How long did it take to mill?

Well, if you don’t take into account the rest of the cutter, then probably 3 hours

Cool instrument you have!

I tried it, the wood bends when you cut out a large layer, it’s still advisable to glue the “houses” and crosswise, then they will be straighter

I’ve already figured out how to deal with this, if it works, I’ll post it in the next part)

Listen less, do more. Your work, do it yourself, you will correct mistakes on the next craft.

You can cut off your arms with a grinder and a circular saw; I know a lot of people like that because I’m a carpenter myself!

An angle grinder and a circular saw are not compatible. First of all, I don’t recommend working like that.

You're cool, of course, but this is just the way of the samurai and it's not a fact that everything will turn out exactly as it should. I would glue 2 layers, one blank is the cover and the second with a cutout for the playing field, it would be faster and smoother and glue them together with mounting glue under a press. There will be one whole

That's exactly what I did

Grinder and circular saw - goodbye hands, hello disability. I really don't recommend it.

I Helena won the inlay from the Turks dry, we parted with the board not high...

Now I want too)

The grinder is really tough. When I needed to cut a furniture board, but there was no parquet flooring, I cut it with a router against the stop and that’s it. Quite quickly. Smoother than with a jigsaw and safer than with a grinder. The grinder burned out, and I hope I don’t buy a new one. It’s a very capricious instrument)) Good luck in your endeavors and be careful!

Thank you for the luck)) Yes, it’s all clear... I’m not a carpenter and I cut it with what I had at hand

And the router was awesome and smooth and clean: D

If TB is at the highest level, then don’t use a Bulgarian with such a circle!

Question for professionals: why did the board start to bend? and how to deal with it?

Usually the tree bends and bends when you use wood that is not completely dried. As it dries, it begins to curl. But furniture panels, as a rule, are sold already dried. Perhaps you came across a shield glued from different layers of pine, while it was 18 mm thick it held its shape, you reduced the thickness and the glued part from the core, which was tighter, began to bend and pulled the remaining, softer parts of the shield. Maybe you just got a damp shield, then it dried out and became twisted.

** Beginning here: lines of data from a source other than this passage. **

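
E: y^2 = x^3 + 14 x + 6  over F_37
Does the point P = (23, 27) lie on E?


Check whether y^2 = x^3 + 14 x + 6 (mod 37) for (x, y) = (23, 27).
LHS: y^2 = 27^2 mod 37 = 26
RHS: x^3 + 14 x + 6 = 23^3 + 14*23 + 6 mod 37 = 26
LHS = RHS

Yes, on the curve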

The second board has yet to begin to bend

Are the boards made from the same board? If not, it means that the storage conditions of the tree were incorrect, the tree was moistened and now has dried out and is twisted. You can try to fix it by heavily moistening the boards (soak them in boiling water for 20-30 minutes) and putting them under a press until they dry completely. But there is no guarantee, because... pine has a fiber structure of different densities.

The boards are made from the same panel. But what if the temperature difference in the garage could be due to this?

The difference is unlikely, but the humidity is yes. It absorbed moisture and began to lead.

If it doesn't level out under a load to dry?

I tried it, it just cracks(((

If it doesn't level out under a load to dry?

If you don't soak it in boiling water, it won't help. And if you soak it and put it wet under a press, then, firstly, the press must be suitable, and secondly, it depends on how the fibers go and where the board is led. But, to be honest, the game is not worth the candle - there is a lot of hassle, and the result may not live up to expectations, it is easier to redo it using dry wood and without milling the shield, everything is done easier and of better quality.

Usually the tree bends and bends when you use wood that is not completely dried. As it dries, it begins to curl. But furniture panels, as a rule, are sold already dried. Perhaps you came across a shield glued from different layers of pine, while it was 18 mm thick it held its shape, you reduced the thickness and the glued part from the core, which was tighter, began to bend and pulled the remaining, softer parts of the shield. Maybe you just got a damp shield, then it dried out and became twisted.